Being alone taught me many things. Just because I don't have any boyfriend/fiance/husband I don't know anything at all.
Observing people.
Is the key.
And observing them, it scares me. More than being forced into a 100km roller coaster would.
Not that I'm saying I don't ever want to be in a relationship. Kau gila? LOL I'm a perfectly normal imperfect human being. But I'm just... not ready yet. I'm not going to bullshit about not being able to find the mr. right when I'm not even trying to find him.
I just.. want to enjoy my loneliness a little bit more.
Go shopping alone.
Read manga and cries [omg I do this all the time and I doubt there's any man who'd understand this behaviour]
Scream RYOTAAAAAAAAAAAAAAAAAAAAAAAAAAA when I'm watching One OK Rock's concert.
Rolls around till I bump my head onto something literally when watching Tak Boss.
Play toys meant for 7 to 8 years old kids.
Sleep till noon.
Eat anything I want.
Not eat at all.
Head bang when I'm listening to OOR.
See?
Those things aren't for someone who's in a relationship. Seriously. If I'm a dude and my girlfriend has Ryota on her wallpaper and goes ga-ga over some dude I'm not even interested with, I'd be all jealous. I mean, going ga-ga like a normal person is different. Me and Ryota? It's bordering obsession! Not obsession. No no. Not. Just. Slightly dangerous. Yeah...
So it's like, I need someone who can understand me and try not to change me overnight or expect me to stop me liking my Rock bands or anything I love.
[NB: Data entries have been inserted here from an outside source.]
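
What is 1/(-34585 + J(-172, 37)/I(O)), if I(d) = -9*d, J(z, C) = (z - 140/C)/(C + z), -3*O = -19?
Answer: -94905/3282291593 ≈ -2.8914e-5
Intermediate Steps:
O = 19/3 (O = -⅓*(-19) = 19/3 ≈ 6.3333)
J(z, C) = (z - 140/C)/(C + z)
1/(-34585 + J(-172, 37)/I(O)) = 1/(-34585 + ((-140 + 37*(-172))/(37*(37 - 172)))/((-9*19/3))) = 1/(-34585 + ((1/37)*(-140 - 6364)/(-135))/(-57)) = 1/(-34585 + ((1/37)*(-1/135)*(-6504))*(-1/57)) = 1/(-34585 + (2168/1665)*(-1/57)) = 1/(-34585 - 2168/94905) = 1/(-3282291593/94905) = -94905/3282291593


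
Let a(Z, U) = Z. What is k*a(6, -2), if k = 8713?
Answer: 52278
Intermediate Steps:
k*a(6, -2) = 8713*6 = 52278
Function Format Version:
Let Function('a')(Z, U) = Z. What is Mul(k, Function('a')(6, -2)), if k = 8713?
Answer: 52278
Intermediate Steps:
Mul(k, Function('a')(6, -2)) = Mul(8713, 6) = 52278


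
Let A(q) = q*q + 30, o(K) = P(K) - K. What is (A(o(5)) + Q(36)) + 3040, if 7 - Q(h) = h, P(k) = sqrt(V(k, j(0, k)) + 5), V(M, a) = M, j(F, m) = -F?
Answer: 3076 - 10*sqrt(10) ≈ 3044.4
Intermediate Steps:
P(k) = sqrt(5 + k) (P(k) = sqrt(k + 5) = sqrt(5 + k))
Q(h) = 7 - h
o(K) = sqrt(5 + K) - K
A(q) = 30 + q**2 (A(q) = q**2 + 30 = 30 + q**2)
(A(o(5)) + Q(36)) + 3040 = ((30 + (sqrt(5 + 5) - 1*5)**2) + (7 - 1*36)) + 3040 = ((30 + (sqrt(10) - 5)**2) + (7 - 36)) + 3040 = ((30 + (-5 + sqrt(10))**2) - 29) + 3040 = (1 + (-5 + sqrt(10))**2) + 3040 = 3041 + (-5 + sqrt(10))**2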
Because as much as they try to say it's for my own good,I still feel it's unfair. Someday I'll leave all these anime/rock world.......I think.I'm being realistic here. I mean,I'll mellow down and not scream RYOTAAAAAAAA whenever I see his picture/video/anything. I used to be JUUUUUUUUUUUUUUUUNNN and now I'm not like that anymore. People change.
I changed.
It just takes time.
And I don't want to leave the fandom just yet.
And that is why, commitment = scary word for me.
More than I'm afraid of height.
Okay maybe it's the same level orz
Meh.
Relationship before marriage - all these couples and lovers. Too complicated for my simple brain. Rather do what my mom did.
Marriage and then love. It's not an easy task looking at my parents. But for some reason, it seems sweeter. I want to be like them. Getting old together, date like high school students even when they're both 50 over. That is the kind of commitment I want. I mean, when I'm not afraid of it.
But to find a man who can shape us to be that way..
I'm just not seeing him yet I guess.
Well.
When Allah wills it, I will see him.
For now,
I'll love the troll and his friends ♥
p/s:Though being a fangirl is a commitment, what with the buying their stuffs and all,I'm not afraid of it. ;p
Double p/s: DAAAAAAAAAANGGG! Windows is forcing me to reformat my Ryota BB's mem card. Like hell I would. I'll just get a nu R4. In May. Donkey Kong - you can wait.